Over the past 10 months the Post Office has embarked on a radical transformation project that has seen the marketing team evolve from a tactical, product-led function to being strategic, digitally-focused and customer centric.
To achieve this goal, the Post Office has halved the size of its team, slashed the number of campaigns it runs by 95% and brought marketing closer to the wider organisation which spans six business units, 120 different products and 11,500 branches serving 20 million customers annually.
Leading the transformation project is Louise Fowler, interim chief customer and marketing officer, who joined the Post Office in July 2016 to lead the strategic repositioning of the brand and improve the marketing department’s profitability.

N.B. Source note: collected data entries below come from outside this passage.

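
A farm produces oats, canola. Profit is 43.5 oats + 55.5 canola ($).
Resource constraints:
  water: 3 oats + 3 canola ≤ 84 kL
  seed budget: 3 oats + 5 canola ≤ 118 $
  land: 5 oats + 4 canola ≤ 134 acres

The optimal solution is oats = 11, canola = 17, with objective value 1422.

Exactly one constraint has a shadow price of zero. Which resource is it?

land

water: 84/84 (binding)
seed budget: 118/118 (binding)
land: 123/134 (slack 11)
By complementary slackness, a constraint with positive slack has shadow price 0 → land.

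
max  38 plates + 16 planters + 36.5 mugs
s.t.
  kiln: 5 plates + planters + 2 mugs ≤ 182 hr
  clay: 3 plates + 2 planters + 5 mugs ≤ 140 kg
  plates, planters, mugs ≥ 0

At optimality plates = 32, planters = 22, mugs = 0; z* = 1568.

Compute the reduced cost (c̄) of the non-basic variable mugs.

-1.5

Both kiln and clay are binding at x*.
From A_Bᵀ y = c: 5·y_kiln + 3·y_clay = 38; 1·y_kiln + 2·y_clay = 16.
Solving: y_kiln = 4, y_clay = 6.
Reduced cost of mugs: c₃ − yᵀa₃ = 36.5 − (4·2 + 6·5) = 36.5 − 38 = -1.5.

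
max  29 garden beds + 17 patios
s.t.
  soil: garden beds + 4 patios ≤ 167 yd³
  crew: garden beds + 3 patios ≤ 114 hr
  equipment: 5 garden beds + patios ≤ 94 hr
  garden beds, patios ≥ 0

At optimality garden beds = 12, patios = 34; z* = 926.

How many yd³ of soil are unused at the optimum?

soil used = 1·12 + 4·34 = 148; slack = 167 − 148 = 19.

19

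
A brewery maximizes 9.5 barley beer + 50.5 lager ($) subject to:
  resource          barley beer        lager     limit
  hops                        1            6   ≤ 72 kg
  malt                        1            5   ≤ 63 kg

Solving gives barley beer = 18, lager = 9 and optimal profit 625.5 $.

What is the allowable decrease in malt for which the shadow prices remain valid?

Binding constraints: hops, malt. The basis is B = [[1,6],[1,5]] with det -1.
Per unit decrease in malt, x* moves by d = (-6, 1).
The basis stays optimal until barley beer reaches 0; allowable decrease = 3 kg.

3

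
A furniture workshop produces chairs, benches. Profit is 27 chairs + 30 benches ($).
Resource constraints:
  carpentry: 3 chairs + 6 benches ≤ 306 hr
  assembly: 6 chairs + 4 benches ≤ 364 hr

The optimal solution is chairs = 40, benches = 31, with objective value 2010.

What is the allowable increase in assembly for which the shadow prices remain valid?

Binding constraints: carpentry, assembly. The basis is B = [[3,6],[6,4]] with det -24.
Per unit increase in assembly, x* moves by d = (0.25, -0.125).
The basis stays optimal until benches reaches 0; allowable increase = 248 hr.

248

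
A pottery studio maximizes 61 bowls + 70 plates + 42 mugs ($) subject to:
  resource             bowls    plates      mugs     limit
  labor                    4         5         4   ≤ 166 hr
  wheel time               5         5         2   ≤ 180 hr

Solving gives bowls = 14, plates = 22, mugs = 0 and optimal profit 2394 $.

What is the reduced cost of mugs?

-4

Both labor and wheel time are binding at x*.
Dual feasibility on the basic columns requires 4·y_labor + 5·y_wheel time = 61, 5·y_labor + 5·y_wheel time = 70.
Solving: y_labor = 9, y_wheel time = 5.
Reduced cost of mugs: c₃ − yᵀa₃ = 42 − (9·4 + 5·2) = 42 − 46 = -4.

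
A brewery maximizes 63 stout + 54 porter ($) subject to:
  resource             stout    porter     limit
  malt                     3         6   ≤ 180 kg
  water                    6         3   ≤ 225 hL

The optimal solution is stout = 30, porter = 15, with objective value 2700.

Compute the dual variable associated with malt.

5

At the optimum: malt uses 180 of 180 (binding); water uses 225 of 225 (binding).
The binding rows give the dual system: 3·y_malt + 6·y_water = 63 and 6·y_malt + 3·y_water = 54.
Solving: y_malt = 5, y_water = 8.
Shadow price of malt = 5.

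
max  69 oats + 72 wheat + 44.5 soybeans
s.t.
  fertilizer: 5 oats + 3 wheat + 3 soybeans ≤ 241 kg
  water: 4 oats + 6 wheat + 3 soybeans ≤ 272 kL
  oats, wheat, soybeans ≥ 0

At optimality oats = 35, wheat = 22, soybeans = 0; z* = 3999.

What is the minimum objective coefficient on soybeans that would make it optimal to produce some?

Check each constraint at x*: fertilizer 241/241 (tight); water 272/272 (tight).
Dual feasibility on the basic columns requires 5·y_fertilizer + 4·y_water = 69, 3·y_fertilizer + 6·y_water = 72.
This yields shadow prices y_fertilizer = 7, y_water = 8.5.
soybeans enters the basis when its profit ≥ yᵀa₃ = 7·3 + 8.5·3 = 46.5.

46.5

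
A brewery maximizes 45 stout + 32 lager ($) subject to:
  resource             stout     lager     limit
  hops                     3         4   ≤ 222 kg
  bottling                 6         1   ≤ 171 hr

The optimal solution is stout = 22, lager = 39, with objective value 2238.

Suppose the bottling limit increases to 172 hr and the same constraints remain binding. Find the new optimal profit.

At the optimum: hops uses 222 of 222 (binding); bottling uses 171 of 171 (binding).
From A_Bᵀ y = c: 3·y_hops + 6·y_bottling = 45; 4·y_hops + 1·y_bottling = 32.
→ y_hops = 7 and y_bottling = 4.
Δz = y_bottling·Δb = 4 × (1) = 4, so new z* = 2238 + 4 = 2242.

2242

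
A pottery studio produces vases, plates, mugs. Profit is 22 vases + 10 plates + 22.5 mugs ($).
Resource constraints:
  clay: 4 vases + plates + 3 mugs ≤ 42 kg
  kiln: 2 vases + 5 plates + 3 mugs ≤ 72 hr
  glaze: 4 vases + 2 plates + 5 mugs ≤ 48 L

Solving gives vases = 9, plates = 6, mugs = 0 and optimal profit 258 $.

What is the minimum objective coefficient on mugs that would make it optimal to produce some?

Check each constraint at x*: clay 42/42 (tight); kiln 48/72 (slack 24); glaze 48/48 (tight).
By complementary slackness, y = 0 for the non-binding constraint.
The binding rows give the dual system: 4·y_clay + 4·y_glaze = 22 and 1·y_clay + 2·y_glaze = 10.
→ y_clay = 1 and y_glaze = 4.5.
mugs enters the basis when its profit ≥ yᵀa₃ = 1·3 + 4.5·5 = 25.5.

25.5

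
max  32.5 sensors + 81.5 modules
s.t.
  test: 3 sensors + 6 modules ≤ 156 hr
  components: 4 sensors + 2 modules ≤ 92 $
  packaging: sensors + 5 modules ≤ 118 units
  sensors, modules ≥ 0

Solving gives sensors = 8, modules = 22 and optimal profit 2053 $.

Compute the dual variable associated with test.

9

Binding: test and packaging. Non-binding: components (16 unused).
Since components is not tight, its dual is 0.
The binding rows give the dual system: 3·y_test + 1·y_packaging = 32.5 and 6·y_test + 5·y_packaging = 81.5.
Solving: y_test = 9, y_packaging = 5.5.
Shadow price of test = 9.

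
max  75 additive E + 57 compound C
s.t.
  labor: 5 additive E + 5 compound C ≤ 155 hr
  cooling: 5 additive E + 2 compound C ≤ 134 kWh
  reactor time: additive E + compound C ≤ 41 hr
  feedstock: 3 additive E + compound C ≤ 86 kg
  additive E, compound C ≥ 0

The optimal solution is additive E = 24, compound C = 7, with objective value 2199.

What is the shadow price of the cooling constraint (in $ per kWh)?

Binding: labor and cooling. Non-binding: reactor time (10 unused), feedstock (7 unused).
By complementary slackness, y = 0 for the non-binding constraints.
The binding rows give the dual system: 5·y_labor + 5·y_cooling = 75 and 5·y_labor + 2·y_cooling = 57.
This yields shadow prices y_labor = 9, y_cooling = 6.
Shadow price of cooling = 6.

6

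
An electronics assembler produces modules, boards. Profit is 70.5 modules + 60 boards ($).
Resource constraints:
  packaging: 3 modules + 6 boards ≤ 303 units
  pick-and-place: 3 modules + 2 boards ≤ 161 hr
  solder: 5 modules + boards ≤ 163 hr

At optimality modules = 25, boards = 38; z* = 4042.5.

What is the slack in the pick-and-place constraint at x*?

10

pick-and-place used = 3·25 + 2·38 = 151; slack = 161 − 151 = 10.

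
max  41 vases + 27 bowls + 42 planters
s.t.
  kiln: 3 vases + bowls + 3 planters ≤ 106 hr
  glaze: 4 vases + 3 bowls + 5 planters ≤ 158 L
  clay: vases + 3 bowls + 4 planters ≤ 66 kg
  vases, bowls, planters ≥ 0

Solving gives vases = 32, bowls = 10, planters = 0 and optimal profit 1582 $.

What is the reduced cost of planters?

-7

Check each constraint at x*: kiln 106/106 (tight); glaze 158/158 (tight); clay 62/66 (slack 4).
Slack constraints have shadow price 0 (complementary slackness).
Dual feasibility on the basic columns requires 3·y_kiln + 4·y_glaze = 41, 1·y_kiln + 3·y_glaze = 27.
→ y_kiln = 3 and y_glaze = 8.
Reduced cost of planters: c₃ − yᵀa₃ = 42 − (3·3 + 8·5) = 42 − 49 = -7.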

Fowler’s background includes leading marketing and digital transformation projects at consumer brands such as British Airways, Barclays, the Co-operative group and First Direct.
Alongside rationalising the marketing activity, Fowler’s key priority at the start of the year was to restructure the team in order to drive greater efficiencies.
“Before I joined [the Post Office] there were 140 people in marketing, when I joined it was about 80, it’s 42 today,” Fowler explains.
“The marketing team has been through a lot of change, but it’s been quite incremental – moving reporting lines, and a few changes here and there. We went through a complete restructure, total redesign and everyone had to indicate if they wanted to apply for a role or not. So the team is probably half new, half pre-existing. All people that were here before January are in new roles.”
We can’t afford to do big budget brand advertising and I don’t think we should. People know us, so we want to help them understand why we are important and relevant.
Louise Fowler, Post Office
Speaking at the Festival of Marketing (5 October), the Post Office CMO explained how she collaborated with marketing consultancy Oystercatchers to drive a wholesale shift in thinking with a view to create a sustainable, self-reliant marketing department.
Rather than being “quite ivory tower, doing lots of brand things”, Fowler’s vision was to bring marketing closer to business strategy.
“We were kind of like an internal agency. People would come and say ‘I’d like you to print me a poster that says this please’. So not really a strategic marketing team that’s adding value to the business. Very product led, very tactical, very much about selling stuff now for return on investment immediately,” Fowler says.
“What we’re trying to turn around to is being much more customer facing, proactive, directive, telling the business ‘I don’t think you should do that. You should do this instead and we can help you solve that problem’. And much more strategic.”
This approach has extended to the way the company interacts with its agency partners. Despite having “very sizeable relationships with some really fantastic agencies”, the Post Office was not managing these relationships strategically or asking its agencies to be truly accountable, according to Fowler.
“Our agencies now are much more part of the team, they come to our performance meetings, they bring reports and tell us what they’ve achieved. The inside outside line has blurred very much since we changed the relationship,” she adds.
The transformation project is building on the decision taken last year to bring marketing and digital together by developing a single funnel tracking customer journeys both on and offline. Fowler was keen to move away from the old methods marketing used to measure success – such as awareness, consideration and click-through – which she argues did not represent a “proper return on investment”.
All marketing and digital delivery is now carried out centrally and managed by the marketing ops function, with marketing and planning functions also sitting in each business unit.
Going forward, the key priorities will be to increase brand relevance, ensure the marketers are using data to add value, explore new digital technology and institutionalise a customer culture across the wider Post Office organisation.
Fewer tactics, greater purpose
Leaving the tactics behind, Fowler is encouraging her marketers to create a narrative about the Post Office based on the relevance of its social purpose, which is to ensure that nobody in the UK is denied access to key services.
“We can’t afford to do big budget brand advertising and I don’t think we should actually. People know us, so we want to help them understand why we are important and relevant, and why we can give value. It’s about creating that narrative, not just selling tactical products all the time,” she explains.
“Everybody loves us and thinks we’re really important, for somebody else. So we need to make sure what we offer is relevant for everybody.”
With 95% of the UK population living within a mile of a Post Office, Fowler is proud to work for a brand everyone in the UK knows, and also has an opinion about.
“How depressing to work for a brand that nobody cares about or is really functional? It’s a real joy to work with something that people are really passionate about and have an opinion on, and understanding that opinion and thinking about how you harness it,” she reflected.
“I don’t think I could derive joy working for a brand that doesn’t mean quite as much. Wouldn’t we all be upset if the Post Office wasn’t there in one shape or form?”